Top Five Responsibilities of a Product Marketing Manager

Your job as a Product Marketing Manager is to fill the gap that commonly exists between your sales and marketing teams. The sales team requires the proper information to sell the product, while the marketing team requires the proper information to market the product. Information that is passed from R&D or from Product Management is oftentimes too technical. This is where your skillset shines. You must be an expert in your product, your customer and the market to which your company sells. Not only that, but you are expected to translate all of the great technical features and functionality from R&D and Product Management into benefits that your customers will understand.

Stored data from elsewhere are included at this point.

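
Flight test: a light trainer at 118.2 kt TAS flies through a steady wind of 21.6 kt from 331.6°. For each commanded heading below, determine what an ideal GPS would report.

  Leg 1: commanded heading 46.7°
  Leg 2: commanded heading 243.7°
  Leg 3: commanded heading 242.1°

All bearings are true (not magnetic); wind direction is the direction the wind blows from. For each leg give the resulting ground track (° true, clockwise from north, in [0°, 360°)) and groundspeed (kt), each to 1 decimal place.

Leg 1: track=57.2°, groundspeed=114.6 kt
Leg 2: track=233.3°, groundspeed=119.4 kt
Leg 3: track=231.7°, groundspeed=120.0 kt

Leg 1: heading 46.7°; drift +10.5° → track 57.2°, groundspeed 114.6 kt
Leg 2: heading 243.7°; drift -10.4° → track 233.3°, groundspeed 119.4 kt
Leg 3: heading 242.1°; drift -10.4° → track 231.7°, groundspeed 120.0 kt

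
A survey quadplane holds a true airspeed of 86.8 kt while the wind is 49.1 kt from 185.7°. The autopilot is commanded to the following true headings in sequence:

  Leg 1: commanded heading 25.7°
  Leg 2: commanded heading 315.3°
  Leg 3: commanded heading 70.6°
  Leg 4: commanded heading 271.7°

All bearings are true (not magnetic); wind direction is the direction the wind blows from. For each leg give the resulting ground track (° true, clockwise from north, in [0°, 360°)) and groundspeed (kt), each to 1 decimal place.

Leg 1: track=18.5°, groundspeed=134.0 kt
Leg 2: track=333.1°, groundspeed=124.0 kt
Leg 3: track=48.2°, groundspeed=116.5 kt
Leg 4: track=302.1°, groundspeed=96.7 kt

Leg 1: heading 25.7°; drift -7.2° → track 18.5°, groundspeed 134.0 kt
Leg 2: heading 315.3°; drift +17.8° → track 333.1°, groundspeed 124.0 kt
Leg 3: heading 70.6°; drift -22.4° → track 48.2°, groundspeed 116.5 kt
Leg 4: heading 271.7°; drift +30.4° → track 302.1°, groundspeed 96.7 kt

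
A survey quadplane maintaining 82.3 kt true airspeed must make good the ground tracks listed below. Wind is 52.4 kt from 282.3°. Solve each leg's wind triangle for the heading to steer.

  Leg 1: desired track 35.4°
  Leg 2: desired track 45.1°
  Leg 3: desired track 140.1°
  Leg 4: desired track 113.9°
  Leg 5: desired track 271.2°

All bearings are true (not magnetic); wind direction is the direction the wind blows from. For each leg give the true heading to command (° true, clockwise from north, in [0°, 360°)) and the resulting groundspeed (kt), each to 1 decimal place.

Leg 1: heading=359.6°, groundspeed=87.3 kt
Leg 2: heading=12.7°, groundspeed=97.9 kt
Leg 3: heading=163.1°, groundspeed=117.2 kt
Leg 4: heading=121.3°, groundspeed=133.0 kt
Leg 5: heading=278.2°, groundspeed=30.3 kt

Leg 1: desired track 35.4°; wind correction -35.8° → command heading 359.6°, groundspeed 87.3 kt
Leg 2: desired track 45.1°; wind correction -32.4° → command heading 12.7°, groundspeed 97.9 kt
Leg 3: desired track 140.1°; wind correction +23.0° → command heading 163.1°, groundspeed 117.2 kt
Leg 4: desired track 113.9°; wind correction +7.4° → command heading 121.3°, groundspeed 133.0 kt
Leg 5: desired track 271.2°; wind correction +7.0° → command heading 278.2°, groundspeed 30.3 kt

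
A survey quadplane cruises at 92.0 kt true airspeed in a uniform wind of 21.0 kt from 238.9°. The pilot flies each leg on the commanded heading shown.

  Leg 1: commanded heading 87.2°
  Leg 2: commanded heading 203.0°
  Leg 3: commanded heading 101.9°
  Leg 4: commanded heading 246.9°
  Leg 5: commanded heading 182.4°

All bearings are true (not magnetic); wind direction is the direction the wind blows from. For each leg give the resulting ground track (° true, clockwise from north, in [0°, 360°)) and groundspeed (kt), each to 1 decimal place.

Leg 1: heading 87.2°; drift -5.1° → track 82.1°, groundspeed 110.9 kt
Leg 2: heading 203.0°; drift -9.3° → track 193.7°, groundspeed 76.0 kt
Leg 3: heading 101.9°; drift -7.6° → track 94.3°, groundspeed 108.3 kt
Leg 4: heading 246.9°; drift +2.4° → track 249.3°, groundspeed 71.3 kt
Leg 5: heading 182.4°; drift -12.3° → track 170.1°, groundspeed 82.3 kt

Leg 1: track=82.1°, groundspeed=110.9 kt
Leg 2: track=193.7°, groundspeed=76.0 kt
Leg 3: track=94.3°, groundspeed=108.3 kt
Leg 4: track=249.3°, groundspeed=71.3 kt
Leg 5: track=170.1°, groundspeed=82.3 kt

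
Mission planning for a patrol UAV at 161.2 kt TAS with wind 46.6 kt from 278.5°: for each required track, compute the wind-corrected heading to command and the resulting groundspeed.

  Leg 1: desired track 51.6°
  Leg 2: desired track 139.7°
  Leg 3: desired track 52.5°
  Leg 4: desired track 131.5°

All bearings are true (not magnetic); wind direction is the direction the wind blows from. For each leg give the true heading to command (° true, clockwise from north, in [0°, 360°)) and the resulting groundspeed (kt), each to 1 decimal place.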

  1. Product Positioning and Messaging – In order for marketing and sales to do their jobs, the right message is essential. It must be unique and differentiate your product from the competition. Knowing who your buyers are, the problems they face, the benefits your product provides and why your product matters will help you craft the perfect message that will drive sales and marketing efforts.
  2. Sales Enablement – You can’t just give your sales team a product and tell them to “go sell.” Most of them will not be successful. In order to remain productive, a sales team needs tools and resources that help them have valuable conversations with prospective customers, including product and messaging training and content to use in the sales process. These tools may include PowerPoint presentations, videos, brochures, competitor cheat sheets and customer success stories.
  3. Product Launch – Whether it’s a brand new product or service you’re launching or an upgrade to an existing product/service, there are an endless number of moving parts. What are the new capabilities? Does it need to be tested by customers? Is there a price change? Will you deliver a press release? Is there an event to celebrate the launch? How will customers find out about it? As a product marketer you have the unique ability to not only define and project manage all of these activities, but also orchestrate people and teams who are responsible for launch tasks even though they don’t report to you.
  4. Market Intelligence – It’s essential to understand both the audience buying your product and the other products you are competing against. We all know customers are going to evaluate multiple products/services and choose the most suitable option. Their choice may be based on price, recommendation, capabilities or perceived value. The best way to gain a deep understanding of your customers is to build relationships with them and ask them how they make their decisions, what problems they are trying to solve and why they chose your product over the competition. Even better, speak with folks who you lost to the competition. Ask them why they chose the competing product or service. Gaining a holistic understanding of your customers and your competitors will give you priceless information that will help in all aspects of your work.
  5. Demand Generation – You might think that generating leads and demand for your product is the responsibility of the marketing team, but how do they know what to talk about? This is where you come in. You spend a lot of your time talking with customers, studying the competition and understand what’s hot in the market. It’s your responsibility to advise the marketing team on the right campaign topics that will educate your customers and also provide quality content to support these campaigns, such as whitepapers, eBooks, blogs and webinars.

What other responsibilities fall on your plate as a Product Marketing Manager?